As for comfort and practicality, the little crossover is surprisingly spacious inside, despite barely being any larger than your average small hatchback.

Up front, there's an airy feel thanks to the large glasshouse and fixed panoramic sunroof; however, the massive A-pillars can create a bit of a blind-spot when coming around blind corners or entering intersections.

The first-row seats are armchair-like in their look and feel, with a cushy feel that supports your bum and isolates passengers from the lumps and bumps of Melbourne's roads pretty well. In saying that, Mandy found they lacked lumbar support over longer journeys, such as during her round trip to New South Wales. Read more on that here.

In terms of storage, the front row offers decently sized door pockets, a small shelf under that floating 7.0-inch touchscreen, and one very shallow cup holder ahead of the shifter.

There's also a top-opening glovebox ahead of the front passenger, which is adequate but nothing flash. Overall storage up front could be better, but it's more than enough to store smaller items like bottles, phones, keys and wallets.

The second row doesn't quite have the same airy and spacious feel as the front – especially if you're a little over six-foot like myself – though it'll do the job for average-sized people most of the time.

We found the optional panoramic sunroof really ate into rear headroom (as displayed above), so this could be something to consider if you're thinking of buying a Cactus and plan to carry taller passengers in the rear.
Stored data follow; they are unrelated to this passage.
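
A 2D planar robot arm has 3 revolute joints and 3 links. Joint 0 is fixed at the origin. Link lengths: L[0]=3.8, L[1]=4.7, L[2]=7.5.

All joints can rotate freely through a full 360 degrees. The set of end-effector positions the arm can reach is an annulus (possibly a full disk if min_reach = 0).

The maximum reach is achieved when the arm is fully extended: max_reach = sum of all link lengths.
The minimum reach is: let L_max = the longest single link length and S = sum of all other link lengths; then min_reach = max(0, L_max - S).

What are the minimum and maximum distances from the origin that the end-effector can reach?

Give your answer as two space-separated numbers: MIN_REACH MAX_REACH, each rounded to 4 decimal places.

Link lengths: [3.8, 4.7, 7.5]
max_reach = 3.8 + 4.7 + 7.5 = 16
L_max = max([3.8, 4.7, 7.5]) = 7.5
S (sum of others) = 16 - 7.5 = 8.5
min_reach = max(0, 7.5 - 8.5) = max(0, -1) = 0

Answer: 0.0000 16.0000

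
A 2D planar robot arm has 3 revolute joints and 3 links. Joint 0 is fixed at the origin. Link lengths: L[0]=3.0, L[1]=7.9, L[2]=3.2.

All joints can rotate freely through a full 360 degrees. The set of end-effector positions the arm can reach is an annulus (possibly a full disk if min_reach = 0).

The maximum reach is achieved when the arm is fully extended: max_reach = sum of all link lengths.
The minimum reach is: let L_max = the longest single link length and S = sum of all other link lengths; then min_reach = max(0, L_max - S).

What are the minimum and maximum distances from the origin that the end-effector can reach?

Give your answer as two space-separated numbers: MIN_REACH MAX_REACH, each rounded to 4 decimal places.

Answer: 1.7000 14.1000

Derivation:
Link lengths: [3.0, 7.9, 3.2]
max_reach = 3 + 7.9 + 3.2 = 14.1
L_max = max([3.0, 7.9, 3.2]) = 7.9
S (sum of others) = 14.1 - 7.9 = 6.2
min_reach = max(0, 7.9 - 6.2) = max(0, 1.7) = 1.7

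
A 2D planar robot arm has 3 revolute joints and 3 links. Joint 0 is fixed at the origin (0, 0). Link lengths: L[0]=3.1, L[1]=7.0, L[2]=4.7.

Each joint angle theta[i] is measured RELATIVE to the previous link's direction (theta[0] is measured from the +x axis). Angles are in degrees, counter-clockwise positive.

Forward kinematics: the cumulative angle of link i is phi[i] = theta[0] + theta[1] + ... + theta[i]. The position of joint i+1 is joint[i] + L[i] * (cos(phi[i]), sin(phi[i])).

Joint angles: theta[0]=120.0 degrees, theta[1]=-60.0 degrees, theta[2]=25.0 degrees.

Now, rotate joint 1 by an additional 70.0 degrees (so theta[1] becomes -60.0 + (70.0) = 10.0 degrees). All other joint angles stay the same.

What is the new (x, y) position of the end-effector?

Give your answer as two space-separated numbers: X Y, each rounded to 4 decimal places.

Answer: -10.3092 10.0333

Derivation:
joint[0] = (0.0000, 0.0000)  (base)
link 0: phi[0] = 120 = 120 deg
  cos(120 deg) = -0.5000, sin(120 deg) = 0.8660
  joint[1] = (0.0000, 0.0000) + 3.1 * (-0.5000, 0.8660) = (0.0000 + -1.5500, 0.0000 + 2.6847) = (-1.5500, 2.6847)
link 1: phi[1] = 120 + 10 = 130 deg
  cos(130 deg) = -0.6428, sin(130 deg) = 0.7660
  joint[2] = (-1.5500, 2.6847) + 7 * (-0.6428, 0.7660) = (-1.5500 + -4.4995, 2.6847 + 5.3623) = (-6.0495, 8.0470)
link 2: phi[2] = 120 + 10 + 25 = 155 deg
  cos(155 deg) = -0.9063, sin(155 deg) = 0.4226
  joint[3] = (-6.0495, 8.0470) + 4.7 * (-0.9063, 0.4226) = (-6.0495 + -4.2596, 8.0470 + 1.9863) = (-10.3092, 10.0333)
End effector: (-10.3092, 10.0333)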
There are no rear air vents, centre armrest or power outlets in the back, though the doors have a nifty cubby just under the window line, along with a massive pocket lower down that can hold big bottles or anything else of that size.

While headroom is a little limited, legroom is adequate (I can fit behind my own driving position), and the seats themselves are quite comfortable.

To make up for the compromised second-row accommodation, however, the Cactus has decent luggage capacity. Measuring 358L with the rear seats up and 1170L with them folded, the Citroen's load area offers more volume than the Mazda 3 (308L) and Subaru Impreza (345L) – though trails the likes of the Volkswagen Golf (380L) and Hyundai i30 (395L).

The space itself is nice and square, meaning you don't have to play Tetris to fit things in like some other vehicles with weirdly shaped boots. One annoyance is that the seats don't fold completely flat, and there's quite a large hump at the base of the seat backs with them folded, so longer items can't just slide through.

You won't find any shopping hooks or underfloor storage unfortunately, though a space-saver spare resides beneath the (rather flimsy) boot floor.

An interesting feature that continues to divide opinion is the use of pop-out rear windows (above). Many scoff at the idea you can't wind them down like most modern vehicles, though some like the retro-inspired design and can appreciate the weight-saving measure.

Personally, I don't think too many Cactus owners are carrying rear passengers regularly enough where it would be a problem, and as a bonus you don't get those annoying water streaks after you wash the car or get caught in the rain when you open them.

Speaking of polarising features, the fixed panoramic roof lacks a shade, so the insulation of the glass panel gets a real test in warmer weather. We found it wasn't too much of an issue with regard to cabin temperature after leaving the Cactus out in the sun, though harsh sunlight can annoy passengers because the roof is so open.

All up, the C4 Cactus is pretty well equipped to carry people and stuff in relative comfort. If you regularly carry people in the back – especially tall ones – it might be a bit of a squeeze, though.